It has been years I yearned to have a crying shoulder. For all that years, I wanted him to be my crying shoulder. He is my other half, he should have known my desires. Not only the tricks on the bed, you know.
I always asked him if he could listen to my story and he would voluntarily say yes. But there always something missing in between. He always ends up cutting my stories and tells me about his. As a good girlfriend, I always end up listening to his stories all day. And I would come back home frustrated for not being able to let him know what is upsetting me this week.
Is it the way I talk is too much or the story is too boring?

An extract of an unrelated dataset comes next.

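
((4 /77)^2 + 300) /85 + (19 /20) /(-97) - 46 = -8306540579 /195538420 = -42.48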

As an introvert, stories are mumbled, feelings are being kept. I just want a crying shoulder, for god sake. Why does he not understand that I could not gather up words that could describe my feeling, instantly? He should know by now, we even shared the same blanket for countless nights. Why could he not understand that I take time to tell him something? He should know by now, he traced my chest like a braille book.
To describe him as a boyfriend, there is nothing wrong with him. Every time I’m upset with his stupid act, he tried to minimise it. He would patiently follow me whenever I go for window shopping. Although he would get really upset when the weather gets too hot or he’s dead tired with walking. He even has a proper plan for his life, our life. He’s not the typical narrow-minded guy, he agreed to some of my opinions. He always there for my happy days but he never tended the sad and sappy ones.
I’m not always being a sad girl nowadays, but whenever I had panic attacks or some random anxiety, I can only think of him. He is the one that I could only talk about my personal life. My family was never my choice to tell some secrets because they are the one that made me an emotional wreck. I have some close friends but I never tell them what really happens in my personal life. I envy those who have that kind of friendship. Maybe it was my fault too.
Nonetheless, our relationship is good. There’s an effort to make it better like we wanted it to be. Those freaky and stupid things we do, I treasured it. It is just that whenever I desperately need you, you were never there. Whenever I feel very lonely, too lonely that I decide to cry pathetically. What is wrong with you and what is wrong with me?
I feel like this story is being a drag. It is just a long night for me. Sorry, it was my fault that I never learn how to storytelling and my grammar sucks.